Iceblink
[Portland, ME]: Carrie Scanga, 2019. Hard Cover. Fine binding / Fine dust jacket. Item #9870
Oblong quarto, 12" x 10-1/2." [30] pp., illus. Limited edition, number 5 of 6 copies. Signed and hand-numbered by Scanga at the colophon. As issued, in white cloth with title in gold on the front cover, with white dust jacket, title stamped in gold on the spine. Engraved pages with letterpress, drum-leaf bound creating page spreads with full opening and view of the images without loss in the inner margin. Pagination includes the endpapers, the book comprises a title spread, a spread with an explanatory note printed in letterpress, 12 engraved page-spreads with stencil overprinting and occasional letterpress text, and finally colophon and acknowledgments occupying the rear endpaper. A fine copy.

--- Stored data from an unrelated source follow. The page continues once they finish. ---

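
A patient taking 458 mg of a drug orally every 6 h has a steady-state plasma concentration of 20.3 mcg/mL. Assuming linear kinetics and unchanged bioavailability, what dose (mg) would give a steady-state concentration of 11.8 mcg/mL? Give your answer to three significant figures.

With linear kinetics, Css is proportional to dose rate (D/τ) at fixed clearance.
D₂ = D₁ × (Css,target / Css,current) = 458 × 11.8/20.3 = 266.2 mg

266 mg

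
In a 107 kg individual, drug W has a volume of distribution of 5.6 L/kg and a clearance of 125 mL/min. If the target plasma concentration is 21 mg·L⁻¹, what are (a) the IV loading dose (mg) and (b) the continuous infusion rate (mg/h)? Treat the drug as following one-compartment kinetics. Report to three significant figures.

(a) 12600 mg; (b) 158 mg/h

Vd = 5.6 L/kg × 107 kg = 599.2 L
LD = Vd · C_target = 599.2 × 21 = 12580 mg
Convert clearance: 125 mL/min × 60 min/h ÷ 1000 mL/L = 7.500 L/h
Maintenance infusion rate = CL × Css = 7.500 × 21 = 157.5 mg/h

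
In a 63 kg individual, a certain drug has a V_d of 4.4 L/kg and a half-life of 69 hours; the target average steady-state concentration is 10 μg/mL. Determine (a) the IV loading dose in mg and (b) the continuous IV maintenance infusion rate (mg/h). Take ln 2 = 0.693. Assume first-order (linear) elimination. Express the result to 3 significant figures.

Vd = 4.4 L/kg × 63 kg = 277.2 L
LD = Vd × C = 277.2 × 10 = 2772 mg
CL = 0.693 × Vd / t½ = 0.693 × 277.2 / 69 = 2.784 L/h
Infusion rate = CL × Css = 2.784 × 10 = 27.84 mg/h

(a) 2770 mg; (b) 27.8 mg/h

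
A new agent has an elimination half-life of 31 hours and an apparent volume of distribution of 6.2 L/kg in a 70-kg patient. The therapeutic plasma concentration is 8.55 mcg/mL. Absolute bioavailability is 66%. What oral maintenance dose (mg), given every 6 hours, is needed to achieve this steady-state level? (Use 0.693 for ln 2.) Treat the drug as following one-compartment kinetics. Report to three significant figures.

Vd(total) = 70 kg × 6.2 L/kg = 434.0 L
CL = ln 2 · Vd / t½ = 0.693 × 434.0 / 31 = 9.702 L/h
D = CL × Css × τ / F = 9.702 × 8.55 × 6 / 0.66 = 754.1 mg

754 mg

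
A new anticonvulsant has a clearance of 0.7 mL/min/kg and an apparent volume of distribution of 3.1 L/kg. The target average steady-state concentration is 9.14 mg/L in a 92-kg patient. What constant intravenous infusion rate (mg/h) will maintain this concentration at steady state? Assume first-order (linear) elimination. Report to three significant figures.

35.3 mg/h

CL = 0.7 mL/min/kg × 92 kg = 64.40 mL/min = 64.40 × 60/1000 = 3.864 L/h
Infusion rate = CL · Css = 3.864 L/h × 9.14 mg/L = 35.32 mg/h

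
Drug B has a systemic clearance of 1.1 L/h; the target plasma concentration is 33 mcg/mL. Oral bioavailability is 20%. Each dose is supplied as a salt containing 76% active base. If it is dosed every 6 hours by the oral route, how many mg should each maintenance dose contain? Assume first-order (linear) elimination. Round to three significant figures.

At steady state, dose per interval replaces the amount cleared in that interval: F·S·D/τ = CL·Css.
D = CL × Css × τ / F / S = 1.100 × 33 × 6 / 0.2 / 0.76 = 1433 mg

1430 mg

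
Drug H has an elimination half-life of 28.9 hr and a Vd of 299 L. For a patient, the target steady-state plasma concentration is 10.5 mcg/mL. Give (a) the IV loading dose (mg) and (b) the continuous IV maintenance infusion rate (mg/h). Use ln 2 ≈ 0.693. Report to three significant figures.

(a) 3140 mg; (b) 75.3 mg/h

LD = Vd × C = 299.0 × 10.5 = 3140 mg
CL = 0.693 × Vd / t½ = 0.693 × 299.0 / 28.9 = 7.170 L/h
Infusion rate = CL × Css = 7.170 × 10.5 = 75.29 mg/h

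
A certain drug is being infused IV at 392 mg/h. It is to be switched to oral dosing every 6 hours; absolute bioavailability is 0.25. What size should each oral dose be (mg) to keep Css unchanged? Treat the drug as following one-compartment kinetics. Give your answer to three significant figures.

To maintain the same Css, the systemic dosing rate must be unchanged: F·D/τ = infusion rate.
D = rate × τ / F = 392 × 6 / 0.25 = 9408 mg

9410 mg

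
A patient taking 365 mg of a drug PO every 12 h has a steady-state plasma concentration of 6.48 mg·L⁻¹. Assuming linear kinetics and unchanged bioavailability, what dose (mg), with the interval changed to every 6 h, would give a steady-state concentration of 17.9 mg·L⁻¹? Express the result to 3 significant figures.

504 mg

For first-order elimination, Css ∝ F·D/(CL·τ); F and CL are unchanged, so Css ∝ D/τ.
D₂ = D₁ × (Css,target / Css,current) × (τ₂/τ₁) = 365 × (17.9/6.48) × (6/12) = 504.1 mg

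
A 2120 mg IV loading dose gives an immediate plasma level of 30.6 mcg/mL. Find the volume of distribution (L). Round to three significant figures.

Immediately after an IV bolus, C₀ = Dose / Vd, so Vd = Dose / C₀.
Vd = 2120 / 30.6 = 69.28 L

69.3 L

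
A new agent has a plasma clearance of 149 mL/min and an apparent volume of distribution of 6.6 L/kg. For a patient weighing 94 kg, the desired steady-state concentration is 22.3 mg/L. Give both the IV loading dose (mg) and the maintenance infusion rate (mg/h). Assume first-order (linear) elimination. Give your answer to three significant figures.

Vd(total) = 94 kg × 6.6 L/kg = 620.4 L
Loading: fill Vd to C_target → 620.4 L × 22.3 mg/L = 13830 mg
CL = 149 mL/min = 149 × 0.06 = 8.940 L/h
Maintenance: replace elimination → rate = CL × Css = 8.940 × 22.3 = 199.4 mg/h

(a) 13800 mg; (b) 199 mg/h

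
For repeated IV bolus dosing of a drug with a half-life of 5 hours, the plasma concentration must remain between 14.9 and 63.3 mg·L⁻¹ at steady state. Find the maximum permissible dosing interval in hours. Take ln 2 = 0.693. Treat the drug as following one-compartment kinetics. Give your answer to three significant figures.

10.4 h

k = 0.693 / t½ = 0.693 / 5 = 0.1386 h⁻¹
Between IV bolus doses, concentration decays as C = C₀·e^(−kτ), so C_peak/C_trough = e^(kτ).
τ_max = ln(C_peak/C_trough) / k = ln(63.3/14.9) / 0.1386 = 1.447 / 0.1386 = 10.44 h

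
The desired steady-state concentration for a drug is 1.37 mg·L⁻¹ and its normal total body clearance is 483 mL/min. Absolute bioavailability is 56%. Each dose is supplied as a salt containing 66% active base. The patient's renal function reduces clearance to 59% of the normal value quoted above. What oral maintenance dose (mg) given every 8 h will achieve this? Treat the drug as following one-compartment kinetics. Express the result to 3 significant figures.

CL = 483 mL/min × 60/1000 = 28.98 L/h
Patient clearance = 0.59 × 28.98 = 17.10 L/h
D = CL × Css × τ / F / S = 17.10 × 1.37 × 8 / 0.56 / 0.66 = 507.1 mg

507 mg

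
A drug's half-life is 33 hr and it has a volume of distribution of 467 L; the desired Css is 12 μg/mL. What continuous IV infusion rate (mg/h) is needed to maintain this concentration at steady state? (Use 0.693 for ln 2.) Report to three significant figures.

CL = ln 2 · Vd / t½ = 0.693 × 467.0 / 33 = 9.807 L/h
Infusion rate = CL × Css = 9.807 × 12 = 117.7 mg/h

118 mg/h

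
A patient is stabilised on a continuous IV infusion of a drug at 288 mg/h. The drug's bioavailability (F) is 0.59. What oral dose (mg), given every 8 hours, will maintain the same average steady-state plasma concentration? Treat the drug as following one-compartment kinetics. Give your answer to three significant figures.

To maintain the same Css, the systemic dosing rate must be unchanged: F·D/τ = infusion rate.
D = rate × τ / F = 288 × 8 / 0.59 = 3905 mg

3910 mg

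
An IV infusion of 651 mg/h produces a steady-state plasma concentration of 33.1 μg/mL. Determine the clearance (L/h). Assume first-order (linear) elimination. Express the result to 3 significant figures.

19.7 L/h

At steady state, infusion rate = CL × Css, so CL = rate / Css.
CL = 651 / 33.1 = 19.67 L/h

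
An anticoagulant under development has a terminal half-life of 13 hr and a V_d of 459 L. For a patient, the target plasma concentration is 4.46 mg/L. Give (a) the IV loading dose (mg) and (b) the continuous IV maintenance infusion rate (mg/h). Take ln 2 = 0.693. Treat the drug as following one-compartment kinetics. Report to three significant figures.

(a) 2050 mg; (b) 109 mg/h

LD = Vd × C = 459.0 × 4.46 = 2047 mg
CL = 0.693 × Vd / t½ = 0.693 × 459.0 / 13 = 24.47 L/h
Infusion rate = CL × Css = 24.47 × 4.46 = 109.1 mg/h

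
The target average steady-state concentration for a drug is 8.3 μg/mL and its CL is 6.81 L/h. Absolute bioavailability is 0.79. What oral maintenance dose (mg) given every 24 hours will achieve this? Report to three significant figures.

1720 mg

At steady state, dose per interval replaces the amount cleared in that interval: F·D/τ = CL·Css.
D = CL × Css × τ / F = 6.810 × 8.3 × 24 / 0.79 = 1717 mg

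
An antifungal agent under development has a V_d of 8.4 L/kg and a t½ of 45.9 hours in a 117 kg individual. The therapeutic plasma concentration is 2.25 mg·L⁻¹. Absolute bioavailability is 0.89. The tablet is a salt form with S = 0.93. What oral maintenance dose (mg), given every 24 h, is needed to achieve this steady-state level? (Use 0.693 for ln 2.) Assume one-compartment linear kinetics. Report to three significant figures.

968 mg

Total Vd = 8.4 × 117 = 982.8 L
k = 0.693/45.9 = 0.01510 h⁻¹, so CL = k·Vd = 0.01510 × 982.8 = 14.84 L/h
D = CL × Css × τ / F / S = 14.84 × 2.25 × 24 / 0.89 / 0.93 = 968.2 mg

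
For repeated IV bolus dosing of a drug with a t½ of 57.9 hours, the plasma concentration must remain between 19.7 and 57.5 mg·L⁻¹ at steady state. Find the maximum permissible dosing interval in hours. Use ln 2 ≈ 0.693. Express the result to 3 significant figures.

89.5 h

k = 0.693 / t½ = 0.693 / 57.9 = 0.01197 h⁻¹
Between IV bolus doses, concentration decays as C = C₀·e^(−kτ), so C_peak/C_trough = e^(kτ).
τ_max = ln(C_peak/C_trough) / k = ln(57.5/19.7) / 0.01197 = 1.071 / 0.01197 = 89.47 h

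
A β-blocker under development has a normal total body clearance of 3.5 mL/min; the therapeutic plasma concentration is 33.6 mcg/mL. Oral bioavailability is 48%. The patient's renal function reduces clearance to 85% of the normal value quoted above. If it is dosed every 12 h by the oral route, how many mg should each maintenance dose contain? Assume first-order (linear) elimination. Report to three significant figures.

150 mg

CL = 3.5 mL/min = 3.5 × 0.06 = 0.2100 L/h
Patient clearance = 0.85 × 0.2100 = 0.1785 L/h
D = CL × Css × τ / F = 0.1785 × 33.6 × 12 / 0.48 = 149.9 mg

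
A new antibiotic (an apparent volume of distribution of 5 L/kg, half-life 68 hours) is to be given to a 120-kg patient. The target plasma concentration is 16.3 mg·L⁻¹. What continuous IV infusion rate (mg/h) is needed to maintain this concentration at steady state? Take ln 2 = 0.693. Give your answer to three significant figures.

99.7 mg/h

Vd = 5 L/kg × 120 kg = 600.0 L
CL = ln 2 · Vd / t½ = 0.693 × 600.0 / 68 = 6.115 L/h
Infusion rate = CL × Css = 6.115 × 16.3 = 99.67 mg/h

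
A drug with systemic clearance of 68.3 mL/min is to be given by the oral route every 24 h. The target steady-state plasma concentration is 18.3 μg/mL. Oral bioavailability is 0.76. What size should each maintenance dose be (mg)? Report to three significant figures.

2370 mg

Convert clearance: 68.3 mL/min × 60 min/h ÷ 1000 mL/L = 4.098 L/h
D = CL × Css × τ / F = 4.098 × 18.3 × 24 / 0.76 = 2368 mg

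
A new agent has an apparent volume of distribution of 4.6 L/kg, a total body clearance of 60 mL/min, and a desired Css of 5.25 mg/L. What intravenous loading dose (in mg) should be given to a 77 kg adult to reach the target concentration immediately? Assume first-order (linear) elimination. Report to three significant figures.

1860 mg

Total Vd = 4.6 × 77 = 354.2 L
LD = Vd × C = 354.2 × 5.250 = 1860 mg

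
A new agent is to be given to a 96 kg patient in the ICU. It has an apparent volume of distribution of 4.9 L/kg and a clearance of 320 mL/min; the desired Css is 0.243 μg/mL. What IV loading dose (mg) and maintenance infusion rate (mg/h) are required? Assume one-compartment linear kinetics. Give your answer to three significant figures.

(a) 114 mg; (b) 4.67 mg/h

Total Vd = 4.9 × 96 = 470.4 L
Loading: fill Vd to C_target → 470.4 L × 0.243 mg/L = 114.3 mg
Convert clearance: 320 mL/min × 60 min/h ÷ 1000 mL/L = 19.20 L/h
Maintenance infusion rate = CL × Css = 19.20 × 0.243 = 4.666 mg/h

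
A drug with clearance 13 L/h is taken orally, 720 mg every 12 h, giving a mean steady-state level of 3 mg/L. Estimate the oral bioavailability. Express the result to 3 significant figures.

0.650

F·D/τ = CL·Css at steady state → F = CL·Css·τ / D.
F = 13 × 3 × 12 / 720 = 0.650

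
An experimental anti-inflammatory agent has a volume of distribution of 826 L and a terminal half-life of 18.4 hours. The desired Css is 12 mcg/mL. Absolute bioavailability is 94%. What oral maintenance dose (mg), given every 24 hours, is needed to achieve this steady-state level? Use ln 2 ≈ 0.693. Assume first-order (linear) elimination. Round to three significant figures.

CL = 0.693 × Vd / t½ = 0.693 × 826.0 / 18.4 = 31.11 L/h
D = CL × Css × τ / F = 31.11 × 12 × 24 / 0.94 = 9532 mg

9530 mg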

A remarkable artist's book inspired by archival materials documenting the 1932 voyage by Marie Peary Stafford to Greenland to oversee the construction of a monument to her father, explorer Robert Peary. The title, Iceblink, refers to the perceptual phenomenon of white light reflected onto the underside of clouds close to the horizon from distant plains of ice. The idea of this refracted representation is an apt analogy for Scanga's exploration and examination of the colonial imagination in the United States particularly within American academia and how it relates to whiteness, female identity, and embodied experience. She writes, "Making art has always been linked to personal and societal healing for me, and with this piece I wanted to better understand white supremacy in the institutions I work and move in, seeking to uncover the ways that I engage with those forces and systems. I made this work to better understand the social constructs of whiteness, wanting to learn about the part I play in white supremacist systems by piecing together the story of a white woman historical figure." Part of the exploration was self-reflexive. She writes, "While reading [Stafford's] travel journal, I considered my past travel experiences and how I saw places through the lens and baggage that I carried there with me." And with that in mind, Scanga shows us Stafford's experience literally "through" her baggage, bringing to the fore all that Stafford brought, both physically and emotionally. Each of the engraved landscapes and seascapes are interpretations of photographs taken by Stafford from the ship's deck. And each of these engravings are framed, obscured, or defined by the material objects from Stafford's life at home. The overlaying stencil shapes on top of the landscapes in these images are based on the material objects named in Stafford's first day journal entry. Iceblink is a singular book by this Maine artist that presents the complexities of recognizing and responding to the white colonial frameworks while within them.